We moved to the Okanagan from Vancouver in 2008. It was exactly 4 weeks after my husband had accepted a job with a software company in Vernon. And 9 weeks after my husband had gotten a call from the head-hunter that got it all started.

The move to Vernon was a whirlwind. Our friends thought we were crazy. Here we were, two fairly urban Vancouverites with deep roots in the city, suddenly picking up and moving to a small rural town at the north end of the Okanagan Lake. It was an wildly impulsive move, but sometimes your best moves in life are the ones that begin with a leap.

I was born in Vancouver in the mid-70s. The Vancouver I grew up in was really more of a big town than a small city. Heck, the house my parents owned in Kitsilano was located on the same block as a hippie commune. My parents thought nothing of me walking the 3 blocks to the closest corner store. And everyone in the neighbourhood was called in for dinner by a parent yelling from their front door. It was more than just a different time, back then Vancouver was a different city.

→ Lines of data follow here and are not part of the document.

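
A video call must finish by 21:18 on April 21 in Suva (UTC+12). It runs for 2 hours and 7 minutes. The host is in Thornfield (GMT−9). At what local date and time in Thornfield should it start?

Target end time in UTC: 21:18 − 12:00 = 09:18 on Apr 21.
Subtract 2 hours 7 minutes → start 07:11 UTC on Apr 21.
Thornfield is UTC−9:00: 07:11 − 9:00 = 22:11 on Apr 20.

22:11 on April 20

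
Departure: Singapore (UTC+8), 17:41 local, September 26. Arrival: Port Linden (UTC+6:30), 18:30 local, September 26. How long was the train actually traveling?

Departure in UTC: 17:41 − 8:00 = 09:41 on Sep 26.
Arrival in UTC: 18:30 − 6:30 = 12:00 on Sep 26.
Elapsed = 12:00 − 09:41 = 2 hours 19 minutes.

2 hours 19 minutes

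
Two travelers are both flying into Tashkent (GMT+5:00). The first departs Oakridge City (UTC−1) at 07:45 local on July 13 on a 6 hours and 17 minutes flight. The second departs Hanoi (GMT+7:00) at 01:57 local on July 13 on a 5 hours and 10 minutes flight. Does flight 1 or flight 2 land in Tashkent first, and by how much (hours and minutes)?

the second, by 14 hours 55 minutes

Flight 1 in UTC: 07:45 + 1:00 = 08:45 on Jul 13.
+6 hours 17 minutes → arrive 15:02 UTC on Jul 13.
Flight 2 in UTC: 01:57 − 7:00 = 18:57 on Jul 12.
+5 hours 10 minutes → arrive 00:07 UTC on Jul 13.
Flight 2 lands earlier by 14 hours 55 minutes.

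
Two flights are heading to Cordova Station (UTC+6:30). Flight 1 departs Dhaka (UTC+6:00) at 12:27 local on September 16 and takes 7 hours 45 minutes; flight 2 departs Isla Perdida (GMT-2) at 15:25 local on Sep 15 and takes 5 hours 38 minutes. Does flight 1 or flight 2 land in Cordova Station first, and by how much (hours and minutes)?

the second, by 15 hours 9 minutes

Flight 1 in UTC: 12:27 − 6:00 = 06:27 on Sep 16.
+7 hours 45 minutes → arrive 14:12 UTC on Sep 16.
Flight 2 in UTC: 15:25 + 2:00 = 17:25 on Sep 15.
+5 hours 38 minutes → arrive 23:03 UTC on Sep 15.
Flight 2 lands earlier by 15 hours 9 minutes.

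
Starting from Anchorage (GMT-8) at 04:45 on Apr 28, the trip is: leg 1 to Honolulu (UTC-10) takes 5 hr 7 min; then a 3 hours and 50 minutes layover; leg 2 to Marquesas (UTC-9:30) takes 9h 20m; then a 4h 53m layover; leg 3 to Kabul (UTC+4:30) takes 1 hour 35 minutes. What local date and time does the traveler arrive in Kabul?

Convert departure to UTC: 04:45 + 8:00 = 12:45 UTC on Apr 28.
Add 5 hours and 7 minutes leg 1 → 17:52 UTC.
Add 3 hours and 50 minutes layover in Honolulu → 21:42 UTC.
Add 9 hours 20 minutes leg 2 → 07:02 UTC (Apr 29).
Add 4 hours and 53 minutes layover in Marquesas → 11:55 UTC.
Add 1 hour and 35 minutes leg 3 → 13:30 UTC.
Kabul is UTC+4:30, so local arrival = 13:30 + 4:30 = 18:00 on Apr 29.

18:00 on April 29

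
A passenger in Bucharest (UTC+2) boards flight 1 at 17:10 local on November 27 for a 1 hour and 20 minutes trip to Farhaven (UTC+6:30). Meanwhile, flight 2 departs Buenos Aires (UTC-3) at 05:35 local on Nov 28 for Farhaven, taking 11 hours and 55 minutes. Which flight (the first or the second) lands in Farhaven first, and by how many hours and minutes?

the first, by 28 hours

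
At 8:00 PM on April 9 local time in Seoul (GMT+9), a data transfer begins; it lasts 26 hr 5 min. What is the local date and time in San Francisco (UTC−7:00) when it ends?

6:05 AM on Apr 10

Convert start to UTC: 8:00 PM − 9:00 = 11:00 AM UTC on Apr 9.
Add 26 hours 5 minutes duration → 1:05 PM UTC (Apr 10).
San Francisco is UTC−7:00, so local end time = 1:05 PM − 7:00 = 6:05 AM on Apr 10.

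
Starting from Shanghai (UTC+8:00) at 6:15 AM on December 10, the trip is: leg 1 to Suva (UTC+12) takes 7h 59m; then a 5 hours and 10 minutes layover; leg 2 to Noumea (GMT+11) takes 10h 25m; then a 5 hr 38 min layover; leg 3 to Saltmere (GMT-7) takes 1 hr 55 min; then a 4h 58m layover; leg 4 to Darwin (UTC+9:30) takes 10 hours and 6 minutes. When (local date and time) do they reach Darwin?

Convert departure to UTC: 6:15 AM − 8:00 = 10:15 PM UTC on Dec 9.
Add 7 hours and 59 minutes leg 1 → 6:14 AM UTC (Dec 10).
Add 5 hours 10 minutes layover in Suva → 11:24 AM UTC.
Add 10 hours 25 minutes leg 2 → 9:49 PM UTC.
Add 5 hours 38 minutes layover in Noumea → 3:27 AM UTC (Dec 11).
Add 1 hour and 55 minutes leg 3 → 5:22 AM UTC.
Add 4 hours and 58 minutes layover in Saltmere → 10:20 AM UTC.
Add 10 hours and 6 minutes leg 4 → 8:26 PM UTC.
Darwin is UTC+9:30, so local arrival = 8:26 PM + 9:30 = 5:56 AM on Dec 12.

5:56 AM on December 12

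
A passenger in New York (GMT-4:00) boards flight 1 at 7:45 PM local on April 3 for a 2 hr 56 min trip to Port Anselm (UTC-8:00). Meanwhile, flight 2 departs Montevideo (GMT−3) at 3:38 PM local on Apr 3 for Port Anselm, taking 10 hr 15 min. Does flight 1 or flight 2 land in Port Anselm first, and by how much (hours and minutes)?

Flight 1 in UTC: 7:45 PM + 4:00 = 11:45 PM on Apr 3.
+2 hours 56 minutes → arrive 2:41 AM UTC on Apr 4.
Flight 2 in UTC: 3:38 PM + 3:00 = 6:38 PM on Apr 3.
+10 hours 15 minutes → arrive 4:53 AM UTC on Apr 4.
Flight 1 lands earlier by 2 hours 12 minutes.

the first, by 2 hours 12 minutes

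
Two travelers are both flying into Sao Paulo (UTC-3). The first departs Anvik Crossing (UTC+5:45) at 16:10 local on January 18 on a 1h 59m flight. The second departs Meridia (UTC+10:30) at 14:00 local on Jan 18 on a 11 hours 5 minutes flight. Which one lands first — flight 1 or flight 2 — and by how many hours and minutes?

the first, by 2 hours 11 minutes

Flight 1 in UTC: 16:10 − 5:45 = 10:25 on Jan 18.
+1 hour and 59 minutes → arrive 12:24 UTC on Jan 18.
Flight 2 in UTC: 14:00 − 10:30 = 03:30 on Jan 18.
+11 hours 5 minutes → arrive 14:35 UTC on Jan 18.
Flight 1 lands earlier by 2 hours 11 minutes.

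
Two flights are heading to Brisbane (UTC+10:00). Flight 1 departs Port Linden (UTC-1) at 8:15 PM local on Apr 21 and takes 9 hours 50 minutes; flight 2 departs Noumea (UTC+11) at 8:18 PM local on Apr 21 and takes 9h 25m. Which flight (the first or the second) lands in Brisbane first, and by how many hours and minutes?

Flight 1 in UTC: 8:15 PM + 1:00 = 9:15 PM on Apr 21.
+9 hours and 50 minutes → arrive 7:05 AM UTC on Apr 22.
Flight 2 in UTC: 8:18 PM − 11:00 = 9:18 AM on Apr 21.
+9 hours 25 minutes → arrive 6:43 PM UTC on Apr 21.
Flight 2 lands earlier by 12 hours 22 minutes.

the second, by 12 hours 22 minutes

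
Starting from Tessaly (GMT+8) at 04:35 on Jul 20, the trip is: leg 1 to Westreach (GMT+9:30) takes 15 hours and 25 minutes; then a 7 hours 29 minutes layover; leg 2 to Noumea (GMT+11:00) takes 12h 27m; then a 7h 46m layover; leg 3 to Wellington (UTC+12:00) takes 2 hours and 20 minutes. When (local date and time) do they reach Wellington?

Convert departure to UTC: 04:35 − 8:00 = 20:35 UTC on Jul 19.
Add 15 hours and 25 minutes leg 1 → 12:00 UTC (Jul 20).
Add 7 hours 29 minutes layover in Westreach → 19:29 UTC.
Add 12 hours and 27 minutes leg 2 → 07:56 UTC (Jul 21).
Add 7 hours and 46 minutes layover in Noumea → 15:42 UTC.
Add 2 hours 20 minutes leg 3 → 18:02 UTC.
Wellington is UTC+12:00, so local arrival = 18:02 + 12:00 = 06:02 on Jul 22.

06:02 on Jul 22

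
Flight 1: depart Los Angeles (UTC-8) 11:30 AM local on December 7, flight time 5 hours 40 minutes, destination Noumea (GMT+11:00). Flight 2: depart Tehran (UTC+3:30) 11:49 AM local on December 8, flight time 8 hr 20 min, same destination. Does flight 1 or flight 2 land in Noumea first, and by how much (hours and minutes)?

Flight 1 in UTC: 11:30 AM + 8:00 = 7:30 PM on Dec 7.
+5 hours and 40 minutes → arrive 1:10 AM UTC on Dec 8.
Flight 2 in UTC: 11:49 AM − 3:30 = 8:19 AM on Dec 8.
+8 hours and 20 minutes → arrive 4:39 PM UTC on Dec 8.
Flight 1 lands earlier by 15 hours 29 minutes.

the first, by 15 hours 29 minutes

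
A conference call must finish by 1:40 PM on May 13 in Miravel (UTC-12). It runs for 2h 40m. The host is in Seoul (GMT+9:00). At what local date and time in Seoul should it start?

Target end time in UTC: 1:40 PM + 12:00 = 1:40 AM on May 14.
Subtract 2 hours 40 minutes → start 11:00 PM UTC on May 13.
Seoul is UTC+9:00: 11:00 PM + 9:00 = 8:00 AM on May 14.

8:00 AM on May 14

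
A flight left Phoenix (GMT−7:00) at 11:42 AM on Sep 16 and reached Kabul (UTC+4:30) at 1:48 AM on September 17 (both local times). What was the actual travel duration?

2 hours 36 minutes

Departure in UTC: 11:42 AM + 7:00 = 6:42 PM on Sep 16.
Arrival in UTC: 1:48 AM − 4:30 = 9:18 PM on Sep 16.
Elapsed = 9:18 PM − 6:42 PM = 2 hours 36 minutes.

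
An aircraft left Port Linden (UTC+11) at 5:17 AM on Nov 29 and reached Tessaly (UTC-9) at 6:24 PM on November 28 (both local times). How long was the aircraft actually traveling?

9 hours 7 minutes

Departure in UTC: 5:17 AM − 11:00 = 6:17 PM on Nov 28.
Arrival in UTC: 6:24 PM + 9:00 = 3:24 AM on Nov 29.
Elapsed = 3:24 AM − 6:17 PM (+1 day) = 9 hours 7 minutes.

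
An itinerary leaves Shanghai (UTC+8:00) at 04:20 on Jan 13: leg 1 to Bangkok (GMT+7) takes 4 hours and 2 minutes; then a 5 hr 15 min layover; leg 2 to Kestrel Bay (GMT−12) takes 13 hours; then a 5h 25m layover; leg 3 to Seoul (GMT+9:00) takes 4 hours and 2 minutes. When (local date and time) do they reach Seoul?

13:04 on January 14

Convert departure to UTC: 04:20 − 8:00 = 20:20 UTC on Jan 12.
Add 4 hours and 2 minutes leg 1 → 00:22 UTC (Jan 13).
Add 5 hours 15 minutes layover in Bangkok → 05:37 UTC.
Add 13 hours leg 2 → 18:37 UTC.
Add 5 hours and 25 minutes layover in Kestrel Bay → 00:02 UTC (Jan 14).
Add 4 hours 2 minutes leg 3 → 04:04 UTC.
Seoul is UTC+9:00, so local arrival = 04:04 + 9:00 = 13:04 on Jan 14.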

Fast forward to me with 3 small children in a 2 bedroom West End Vancouver condo. I found myself pining for the space, the pace, and the relaxed mood of my childhood. I missed the Vancouver I grew up in. I missed that laid back west coast vibe that Vancouver was so famous for, but seemed to have lost.

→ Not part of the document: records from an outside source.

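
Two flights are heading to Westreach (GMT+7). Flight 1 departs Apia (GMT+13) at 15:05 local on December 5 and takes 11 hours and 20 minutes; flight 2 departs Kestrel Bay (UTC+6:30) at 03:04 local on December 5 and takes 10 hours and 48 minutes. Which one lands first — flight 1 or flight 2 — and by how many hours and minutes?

Flight 1 in UTC: 15:05 − 13:00 = 02:05 on Dec 5.
+11 hours and 20 minutes → arrive 13:25 UTC on Dec 5.
Flight 2 in UTC: 03:04 − 6:30 = 20:34 on Dec 4.
+10 hours and 48 minutes → arrive 07:22 UTC on Dec 5.
Flight 2 lands earlier by 6 hours 3 minutes.

the second, by 6 hours 3 minutes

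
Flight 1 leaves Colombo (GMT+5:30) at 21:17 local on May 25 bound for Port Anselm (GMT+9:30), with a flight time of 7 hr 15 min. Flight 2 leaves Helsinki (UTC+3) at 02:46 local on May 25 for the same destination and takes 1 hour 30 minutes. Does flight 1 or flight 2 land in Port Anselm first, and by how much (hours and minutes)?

the second, by 21 hours 46 minutes

Flight 1 in UTC: 21:17 − 5:30 = 15:47 on May 25.
+7 hours 15 minutes → arrive 23:02 UTC on May 25.
Flight 2 in UTC: 02:46 − 3:00 = 23:46 on May 24.
+1 hour 30 minutes → arrive 01:16 UTC on May 25.
Flight 2 lands earlier by 21 hours 46 minutes.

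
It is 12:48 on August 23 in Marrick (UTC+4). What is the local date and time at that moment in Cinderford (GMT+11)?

19:48 on August 23

Cinderford is 7:00 ahead of Marrick.
Shift by the zone difference: 12:48 + 7:00 = 19:48 on Aug 23 in Cinderford.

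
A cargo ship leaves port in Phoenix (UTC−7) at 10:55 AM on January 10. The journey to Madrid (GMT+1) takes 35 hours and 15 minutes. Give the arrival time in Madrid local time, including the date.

6:10 AM on Jan 12

Convert departure to UTC: 10:55 AM + 7:00 = 5:55 PM UTC on Jan 10.
Add 35 hours and 15 minutes travel time → 5:10 AM UTC (Jan 12).
Madrid is UTC+1:00, so local arrival = 5:10 AM + 1:00 = 6:10 AM on Jan 12.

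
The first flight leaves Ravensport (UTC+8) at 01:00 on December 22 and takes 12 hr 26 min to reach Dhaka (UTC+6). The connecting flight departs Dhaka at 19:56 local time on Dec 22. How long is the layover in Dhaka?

Convert departure to UTC: 01:00 − 8:00 = 17:00 UTC on Dec 21.
Add 12 hours and 26 minutes flight time → 05:26 UTC (Dec 22).
Dhaka is UTC+6:00, so local arrival = 05:26 + 6:00 = 11:26 on Dec 22.
Layover = 19:56 − 11:26 = 8 hours 30 minutes.

8 hours 30 minutes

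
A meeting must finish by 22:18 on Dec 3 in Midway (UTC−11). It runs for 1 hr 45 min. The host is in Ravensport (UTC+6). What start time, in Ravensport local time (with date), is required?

Target end time in UTC: 22:18 + 11:00 = 09:18 on Dec 4.
Subtract 1 hour and 45 minutes → start 07:33 UTC on Dec 4.
Ravensport is UTC+6:00: 07:33 + 6:00 = 13:33 on Dec 4.

13:33 on Dec 4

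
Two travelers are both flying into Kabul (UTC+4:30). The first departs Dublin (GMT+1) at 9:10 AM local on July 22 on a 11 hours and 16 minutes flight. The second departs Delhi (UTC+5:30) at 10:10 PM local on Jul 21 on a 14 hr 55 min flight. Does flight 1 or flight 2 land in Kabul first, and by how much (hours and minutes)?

the second, by 11 hours 51 minutes

Flight 1 in UTC: 9:10 AM − 1:00 = 8:10 AM on Jul 22.
+11 hours 16 minutes → arrive 7:26 PM UTC on Jul 22.
Flight 2 in UTC: 10:10 PM − 5:30 = 4:40 PM on Jul 21.
+14 hours 55 minutes → arrive 7:35 AM UTC on Jul 22.
Flight 2 lands earlier by 11 hours 51 minutes.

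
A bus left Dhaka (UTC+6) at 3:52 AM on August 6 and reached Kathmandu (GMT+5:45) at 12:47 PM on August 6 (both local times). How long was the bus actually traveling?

9 hours 10 minutes

Departure in UTC: 3:52 AM − 6:00 = 9:52 PM on Aug 5.
Arrival in UTC: 12:47 PM − 5:45 = 7:02 AM on Aug 6.
Elapsed = 7:02 AM − 9:52 PM (+1 day) = 9 hours 10 minutes.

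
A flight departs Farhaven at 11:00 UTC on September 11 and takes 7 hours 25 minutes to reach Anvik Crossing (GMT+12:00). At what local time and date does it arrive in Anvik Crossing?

06:25 on September 12

Departure is given in UTC: 11:00 on Sep 11.
Add 7 hours 25 minutes → 18:25 UTC.
Anvik Crossing is UTC+12:00: 18:25 + 12:00 = 06:25 on Sep 12.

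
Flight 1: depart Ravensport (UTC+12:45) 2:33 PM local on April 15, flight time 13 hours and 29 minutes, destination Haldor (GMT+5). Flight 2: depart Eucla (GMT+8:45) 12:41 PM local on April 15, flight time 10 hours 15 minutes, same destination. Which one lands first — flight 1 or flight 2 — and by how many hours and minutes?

the second, by 1 hour 6 minutes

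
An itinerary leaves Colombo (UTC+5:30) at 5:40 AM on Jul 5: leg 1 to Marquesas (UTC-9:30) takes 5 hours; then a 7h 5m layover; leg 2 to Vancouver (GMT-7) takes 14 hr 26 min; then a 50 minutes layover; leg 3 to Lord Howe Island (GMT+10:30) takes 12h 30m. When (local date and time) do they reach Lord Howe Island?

Convert departure to UTC: 5:40 AM − 5:30 = 12:10 AM UTC on Jul 5.
Add 5 hours leg 1 → 5:10 AM UTC.
Add 7 hours 5 minutes layover in Marquesas → 12:15 PM UTC.
Add 14 hours and 26 minutes leg 2 → 2:41 AM UTC (Jul 6).
Add 50 minutes layover in Vancouver → 3:31 AM UTC.
Add 12 hours and 30 minutes leg 3 → 4:01 PM UTC.
Lord Howe Island is UTC+10:30, so local arrival = 4:01 PM + 10:30 = 2:31 AM on Jul 7.

2:31 AM on July 7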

I was as surprised as any born and bred Vancouverite when I found that laid back groove on a very cold December evening, in the waiting area of the Vernon’s Little Caesar.

We had come to Vernon for our first time for my husband’s final job interview. It was December and so very cold. I’m not sure I’d ever felt a wind quite like the blustery fury that blows off the lake during an Okanagan winter. The thermometer said minus 5, but I was pretty sure it was too frozen to accurately measure the true temperature.

The five of us had just gotten into town after a long drive and we were too cold to do any exploring, and the kids were begging us for pizza. So we went with the quickest and most obvious choice at the time, which happened to be the Little Caesars in the strip mall across from Polson Park.

Tired, hungry and cold, we placed our pizza order and waited. Being children, my kids rambunctiously bounced around the waiting area. At first I tried to get the kids to calm down, to sit, to stop standing in front of the door, but I soon noticed that no one seemed to be put out by my kids boisterousness and I should just relax.

No one shot me a dirty look. No one made a snide comment. As a matter of fact, most people smiled and made a joke about kids and their endless energy. I must have looked particularly road worn because a nice woman asked me where we were visiting from. When I told her we were thinking of moving up, she excitedly told me all about raising her family in the Okanagan and how wonderful it has been for her and her now grown children.

I got to tell you. After those 20 minutes in the Little Caesar waiting area, I was hooked on the Okanagan. I knew that the area was gorgeous, the lakes were deep and cool and the fruit was divine. But I honestly had no idea how amazing the people were. When we returned to the hotel room with our luke warm Little Caesar’s pizza, I told my husband I was ready to leave Vancouver and move to the Okanagan. He was too.

And we haven’t regretted a minute of it since.